‘I’d rather be over the hill than under it’
I CELEBRATED (in a manner of speaking) a birthday last week. It wasn’t a significant one, apart from the fact that next year’s is a very significant one – this birthday was the last before I move on to a new personal decade. Gulp.
I stopped throwing parties (or expecting friends to throw them for me) when I turned 39. The thought of replacing that three with a four horrified me at the time. Now, of course, I’d be thrilled to bits.
I know all about the old sayings. I’d rather be over the hill than under it. And so on.

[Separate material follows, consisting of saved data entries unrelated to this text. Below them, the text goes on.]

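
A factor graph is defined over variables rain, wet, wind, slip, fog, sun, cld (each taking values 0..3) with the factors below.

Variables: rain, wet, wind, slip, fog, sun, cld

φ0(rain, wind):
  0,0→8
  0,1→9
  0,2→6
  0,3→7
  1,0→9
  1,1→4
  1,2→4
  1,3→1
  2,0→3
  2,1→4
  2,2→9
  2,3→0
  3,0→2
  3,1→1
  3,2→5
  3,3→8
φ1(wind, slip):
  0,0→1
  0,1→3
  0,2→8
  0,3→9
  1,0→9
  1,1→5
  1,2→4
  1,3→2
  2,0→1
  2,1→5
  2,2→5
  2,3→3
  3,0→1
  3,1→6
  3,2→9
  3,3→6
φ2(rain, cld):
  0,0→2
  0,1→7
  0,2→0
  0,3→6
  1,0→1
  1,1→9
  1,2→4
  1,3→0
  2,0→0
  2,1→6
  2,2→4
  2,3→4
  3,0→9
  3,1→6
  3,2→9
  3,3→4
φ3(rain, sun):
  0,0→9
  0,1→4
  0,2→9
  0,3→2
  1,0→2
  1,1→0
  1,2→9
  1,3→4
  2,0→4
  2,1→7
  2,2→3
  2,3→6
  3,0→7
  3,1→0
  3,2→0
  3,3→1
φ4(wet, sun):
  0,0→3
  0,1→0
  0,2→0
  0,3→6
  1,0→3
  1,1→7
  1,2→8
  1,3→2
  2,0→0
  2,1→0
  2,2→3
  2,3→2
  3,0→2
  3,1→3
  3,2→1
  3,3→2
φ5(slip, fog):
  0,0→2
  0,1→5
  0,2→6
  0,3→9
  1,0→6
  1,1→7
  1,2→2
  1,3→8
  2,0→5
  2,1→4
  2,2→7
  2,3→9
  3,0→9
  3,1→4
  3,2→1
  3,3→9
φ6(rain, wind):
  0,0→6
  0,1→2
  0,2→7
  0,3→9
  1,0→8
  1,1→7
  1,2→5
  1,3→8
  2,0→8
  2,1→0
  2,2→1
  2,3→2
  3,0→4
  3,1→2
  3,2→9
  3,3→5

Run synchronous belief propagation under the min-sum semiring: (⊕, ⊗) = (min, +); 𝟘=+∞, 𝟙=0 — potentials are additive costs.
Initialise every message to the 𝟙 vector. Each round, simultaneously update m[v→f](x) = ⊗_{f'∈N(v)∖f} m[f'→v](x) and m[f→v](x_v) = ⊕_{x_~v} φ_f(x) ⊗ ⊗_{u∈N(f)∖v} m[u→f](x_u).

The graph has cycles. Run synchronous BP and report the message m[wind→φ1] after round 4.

message @ round 4 = [15, 10, 13, 8]

init: all messages = 𝟙 over 4 values
r1 m[φ0→rain] = [6, 1, 0, 1]
r1 m[φ0→wind] = [2, 1, 4, 0]
r1 m[φ1→wind] = [1, 2, 1, 1]
r1 m[φ1→slip] = [1, 3, 4, 2]
r1 m[φ2→rain] = [0, 0, 0, 4]
r1 m[φ2→cld] = [0, 6, 0, 0]
r1 m[φ3→rain] = [2, 0, 3, 0]
r1 m[φ3→sun] = [2, 0, 0, 1]
r1 m[φ4→wet] = [0, 2, 0, 1]
r1 m[φ4→sun] = [0, 0, 0, 2]
r1 m[φ5→slip] = [2, 2, 4, 1]
r1 m[φ5→fog] = [2, 4, 1, 8]
r1 m[φ6→rain] = [2, 5, 0, 2]
r1 m[φ6→wind] = [4, 0, 1, 2]
r1 m[rain→φ0] = [0, 0, 0, 0]
r1 m[rain→φ2] = [0, 0, 0, 0]
r1 m[rain→φ3] = [0, 0, 0, 0]
r1 m[rain→φ6] = [0, 0, 0, 0]
r1 m[wet→φ4] = [0, 0, 0, 0]
r1 m[wind→φ0] = [0, 0, 0, 0]
r1 m[wind→φ1] = [0, 0, 0, 0]
r1 m[wind→φ6] = [0, 0, 0, 0]
r1 m[slip→φ1] = [0, 0, 0, 0]
r1 m[slip→φ5] = [0, 0, 0, 0]
r1 m[fog→φ5] = [0, 0, 0, 0]
r1 m[sun→φ3] = [0, 0, 0, 0]
r1 m[sun→φ4] = [0, 0, 0, 0]
r1 m[cld→φ2] = [0, 0, 0, 0]
r2 m[φ0→rain] = [6, 1, 0, 1]
r2 m[φ0→wind] = [2, 1, 4, 0]
r2 m[φ1→wind] = [1, 2, 1, 1]
r2 m[φ1→slip] = [1, 3, 4, 2]
r2 m[φ2→rain] = [0, 0, 0, 4]
r2 m[φ2→cld] = [0, 6, 0, 0]
r2 m[φ3→rain] = [2, 0, 3, 0]
r2 m[φ3→sun] = [2, 0, 0, 1]
r2 m[φ4→wet] = [0, 2, 0, 1]
r2 m[φ4→sun] = [0, 0, 0, 2]
r2 m[φ5→slip] = [2, 2, 4, 1]
r2 m[φ5→fog] = [2, 4, 1, 8]
r2 m[φ6→rain] = [2, 5, 0, 2]
r2 m[φ6→wind] = [4, 0, 1, 2]
r2 m[rain→φ0] = [4, 5, 3, 6]
r2 m[rain→φ2] = [10, 6, 3, 3]
r2 m[rain→φ3] = [8, 6, 0, 7]
r2 m[rain→φ6] = [8, 1, 3, 5]
r2 m[wet→φ4] = [0, 0, 0, 0]
r2 m[wind→φ0] = [5, 2, 2, 3]
r2 m[wind→φ1] = [6, 1, 5, 2]
r2 m[wind→φ6] = [3, 3, 5, 1]
r2 m[slip→φ1] = [2, 2, 4, 1]
r2 m[slip→φ5] = [1, 3, 4, 2]
r2 m[fog→φ5] = [0, 0, 0, 0]
r2 m[sun→φ3] = [0, 0, 0, 2]
r2 m[sun→φ4] = [2, 0, 0, 1]
r2 m[cld→φ2] = [0, 0, 0, 0]
r3 m[φ0→rain] = [8, 4, 3, 3]
r3 m[φ0→wind] = [6, 7, 9, 3]
r3 m[φ1→wind] = [3, 3, 3, 3]
r3 m[φ1→slip] = [3, 6, 5, 3]
r3 m[φ2→rain] = [0, 0, 0, 4]
r3 m[φ2→cld] = [3, 9, 7, 6]
r3 m[φ3→rain] = [4, 0, 3, 0]
r3 m[φ3→sun] = [4, 6, 3, 6]
r3 m[φ4→wet] = [0, 3, 0, 1]
r3 m[φ4→sun] = [0, 0, 0, 2]
r3 m[φ5→slip] = [2, 2, 4, 1]
r3 m[φ5→fog] = [3, 6, 3, 10]
r3 m[φ6→rain] = [5, 9, 3, 5]
r3 m[φ6→wind] = [9, 3, 4, 5]
r3 m[rain→φ0] = [4, 5, 3, 6]
r3 m[rain→φ2] = [10, 6, 3, 3]
r3 m[rain→φ3] = [8, 6, 0, 7]
r3 m[rain→φ6] = [8, 1, 3, 5]
r3 m[wet→φ4] = [0, 0, 0, 0]
r3 m[wind→φ0] = [5, 2, 2, 3]
r3 m[wind→φ1] = [6, 1, 5, 2]
r3 m[wind→φ6] = [3, 3, 5, 1]
r3 m[slip→φ1] = [2, 2, 4, 1]
r3 m[slip→φ5] = [1, 3, 4, 2]
r3 m[fog→φ5] = [0, 0, 0, 0]
r3 m[sun→φ3] = [0, 0, 0, 2]
r3 m[sun→φ4] = [2, 0, 0, 1]
r3 m[cld→φ2] = [0, 0, 0, 0]
r4 m[φ0→rain] = [8, 4, 3, 3]
r4 m[φ0→wind] = [6, 7, 9, 3]
r4 m[φ1→wind] = [3, 3, 3, 3]
r4 m[φ1→slip] = [3, 6, 5, 3]
r4 m[φ2→rain] = [0, 0, 0, 4]
r4 m[φ2→cld] = [3, 9, 7, 6]
r4 m[φ3→rain] = [4, 0, 3, 0]
r4 m[φ3→sun] = [4, 6, 3, 6]
r4 m[φ4→wet] = [0, 3, 0, 1]
r4 m[φ4→sun] = [0, 0, 0, 2]
r4 m[φ5→slip] = [2, 2, 4, 1]
r4 m[φ5→fog] = [3, 6, 3, 10]
r4 m[φ6→rain] = [5, 9, 3, 5]
r4 m[φ6→wind] = [9, 3, 4, 5]
r4 m[rain→φ0] = [9, 9, 6, 9]
r4 m[rain→φ2] = [17, 13, 9, 8]
r4 m[rain→φ3] = [13, 13, 6, 12]
r4 m[rain→φ6] = [12, 4, 6, 7]
r4 m[wet→φ4] = [0, 0, 0, 0]
r4 m[wind→φ0] = [12, 6, 7, 8]
r4 m[wind→φ1] = [15, 10, 13, 8]
r4 m[wind→φ6] = [9, 10, 12, 6]
r4 m[slip→φ1] = [2, 2, 4, 1]
r4 m[slip→φ5] = [3, 6, 5, 3]
r4 m[fog→φ5] = [0, 0, 0, 0]
r4 m[sun→φ3] = [0, 0, 0, 2]
r4 m[sun→φ4] = [4, 6, 3, 6]
r4 m[cld→φ2] = [0, 0, 0, 0]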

But I do tend to pause for refection at this time; to look back on what I achieved in the past 10 years, and what I hope to achieve in the next (should I be lucky enough to make it in reasonable health).
The fact that my son was born in the same week (albeit several decade later) as I, means I have an obvious way of measuring the sand running through my hourglass. We got together as we always do at this time of year, but this time, due to study commitments, his wife couldn’t make it. So it was just the two of us alone together for the first time in about 15 years. It was quite poignant; while he is a very talented cook himself, he asked for (and was given) several of his favourite childhood meals in the course of the weekend. In fact, he confided that at work a few weeks ago, when a lunchtime discussion turned to the topic of what you would choose for your last meal if you could, he nominated his mum’s veal parmigiana, a dish I’d been cooking for years before “parmies” became a staple on every pub menu.
Another way I have of keeping track of my birthday is the plethora of congratulatory emails and offers I get from the various loyalty clubs I’ve joined over the years. I mostly don’t sign up now; the irritation I feel at the avalanche of marketing emails usually far outweighs the modest benefits of belonging to such clubs. I received about 10 gift vouchers for piddling amounts, all of which had to be used in conjunction with a purchase for a certain amount. Thus, I would have scored a $10 discount off a $200 item I wouldn’t have bought had I not received the voucher. Odd economics, really.
But the one I quite liked the idea of redeeming was the free birthday cake from IKEA. That is, of course, until I realised I’d have to bake it myself. And one of the ingredients would no doubt be missing.